Thursday, 16 May 2019

More Foxhall Farming

Recently I have been paying a lot of attention to sites such as Byfield Pool and Stefen Hill Pocket Park and the consequence has been a neglect of Foxhill Farm. Today I balanced things up a bit, but my return to the farm brought no spectacular results. For all Matt's hard work the flora and fauna are still limited but he has made a good start and future generations will reap the benefits. 

There are a few orchids at Foxhill Farm but I saw none today and it is still a little early for them. The plants I saw were predictable and perhaps a little mundane - but welcome. Pink campions welcomed me as I stepped through the gate and in damper parts of the meadow cuckooflowers were plentiful.

Pink campions were around gates and along hedgerows. Foxhill Farm,
near Badby, Northants. 16 May, 2019
Rather less commonly seen is Pignut, Conopodium majus, but there were plenty of these around, with their filigree leaves. Like the cuckooflowers this is a species which has declined with the drainage of many old meadows and has probably suffered rather more. Its tuber can be eaten but tends to be six inches or more beneath the surface at the end of a thin, easily-broken root. It was probably the 'fairy potato' dug up by Caliban in 'The Tempest'.

Pignut is still locally common but has suffered a drastic decline.
Foxhill Farm. 16 May, 2019
Yellow Rattle is another plant of old meadows but here the situation is rather different for I am 90% certain that this has been introduced by Matt to his land, the seeds being readily available from specialist dealers. As a hemi-parasite it weakens rank, dominant grasses and gives smaller species a sporting chance. In the Welsh border country it is known as rochlis, the death rattle. (John Lewis-Stempel, 'Meadowland - the Private Life of an English Field'.)

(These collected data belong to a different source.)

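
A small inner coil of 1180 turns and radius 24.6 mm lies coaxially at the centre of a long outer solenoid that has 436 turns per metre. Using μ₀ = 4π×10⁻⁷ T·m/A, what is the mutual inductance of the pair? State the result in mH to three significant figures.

The outer solenoid produces a uniform field B₁ = μ₀n₁I₁ across the inner coil,
so the flux linkage is N₂Φ = N₂B₁A₂ = μ₀n₁N₂A₂·I₁, giving M = μ₀n₁N₂A₂.
A₂ = πr² = π(2.460×10^-2 m)² = 1.901×10^-3 m².
M = (4π×10⁻⁷)(436)(1180)(1.901×10^-3) = 1.229×10^-3 H.

M ≈ 1.23 mH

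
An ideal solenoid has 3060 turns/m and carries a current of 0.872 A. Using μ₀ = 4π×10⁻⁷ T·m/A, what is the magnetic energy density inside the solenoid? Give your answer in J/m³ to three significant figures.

u ≈ 4.47 J/m³

B = μ₀nI = (4π×10⁻⁷)(3.060×10^3)(0.872) = 3.353×10^-3 T.
u = B²/(2μ₀) = (3.353×10^-3)²/(2×4π×10⁻⁷) = 4.474 J/m³.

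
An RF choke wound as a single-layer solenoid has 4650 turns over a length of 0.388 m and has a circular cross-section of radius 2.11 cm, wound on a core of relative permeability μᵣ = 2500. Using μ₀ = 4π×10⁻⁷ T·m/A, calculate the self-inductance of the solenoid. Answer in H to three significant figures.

A = πr² = π(2.110×10^-2 m)² = 1.399×10^-3 m².
For a long solenoid, L = μ₀μᵣN²A/ℓ.
L = (4π×10⁻⁷)(2500)(4650)²(1.399×10^-3)/(0.388 m) = 244.9 H.

L ≈ 245 H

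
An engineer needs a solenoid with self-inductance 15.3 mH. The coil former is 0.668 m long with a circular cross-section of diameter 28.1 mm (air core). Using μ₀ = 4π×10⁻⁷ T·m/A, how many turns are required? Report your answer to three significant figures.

N ≈ 3620 turns

A = π(d/2)² = π(1.405×10^-2 m)² = 6.202×10^-4 m².
From L = μ₀N²A/ℓ, N = √(Lℓ / (μ₀A)).
N = √[(1.530×10^-2)(0.668) / ((4π×10⁻⁷)×6.202×10^-4)] = √(1.311×10^7) ≈ 3621.4.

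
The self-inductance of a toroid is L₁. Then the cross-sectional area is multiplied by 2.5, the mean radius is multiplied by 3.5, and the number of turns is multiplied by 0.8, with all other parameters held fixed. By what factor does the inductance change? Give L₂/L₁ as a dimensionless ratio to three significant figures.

L₂/L₁ = 0.457

For a toroid, L ∝ μᵣN²A/R.
L₂/L₁ = (2.5) × (3.5)^-1 × (0.8)^2 = 0.457.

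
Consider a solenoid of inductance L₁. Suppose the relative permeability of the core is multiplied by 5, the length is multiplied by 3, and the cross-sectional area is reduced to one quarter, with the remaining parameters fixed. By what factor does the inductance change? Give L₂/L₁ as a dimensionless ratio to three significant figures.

For a solenoid, L ∝ μᵣN²A/ℓ.
L₂/L₁ = (5) × (3)^-1 × (0.25) = 0.417.

L₂/L₁ = 0.417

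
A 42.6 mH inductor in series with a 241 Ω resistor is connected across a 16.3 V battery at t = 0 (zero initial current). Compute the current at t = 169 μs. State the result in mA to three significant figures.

τ = L/R = 4.260×10^-2/241 = 1.768×10^-4 s; final current I_∞ = ε/R = 16.3/241 = 6.763×10^-2 A.
I(t) = I_∞(1 − e^(−t/τ)) with t/τ = 0.956.
I = (6.763×10^-2)(1 − e^(−0.956)) = 4.164×10^-2 A.

I ≈ 41.6 mA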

Yellow Rattle seems indispensable in the ecology of good meadowland.
Foxhill Farm. 16 May, 2019
The only other plant I photographed was Germander Speedwell, Veronica chamaedrys. Like other speedwells they were sometimes carried by travellers to provide good luck when setting out on a journey. This species, perhaps the commonest speedwell in meadows, can be recognised by lines of white hairs on opposite sides of the stem.
Germander Speedwell. A brilliant patch of azure in meadows.
Foxhill Farm. 16 May, 2019

I only took my camera to a couple of insects. One was very easily recognisable. Known as the Red-and-Black Froghopper, Cercopis vulnerata looks lather like a large but misshapen ladybird, but as soon as it jumps - which it does very readily to the frustration of a photographer - it becomes clear that it is quite different. It is a type of bug and soon becomes familiar to anyone visiting grasslands in the summer.

Red-and-Black Froghopper - or is it Black-and-Red Froghopper?
Foxhill Farm. 16 May, 2019

The other insect photographed was a caterpillar. Insects have six legs, and yet the the caterpillar appears to have more. Its six 'true' legs are at the front of the body; towards the rear end are four pair of so-called prolegs then finally a pair of claspers.
Brown-line Bright-eye (I think) Foxhill Farm. 16 May, 2019

This caterpillar was on grass and I'm reasonably confidant that it is a Brown-line Bright-eye, Mythimna conigera. Hardly exciting as it must be one of Britain's commonest moths. Its chestnut-coloured cocoon is often dug up by gardeners when weeding.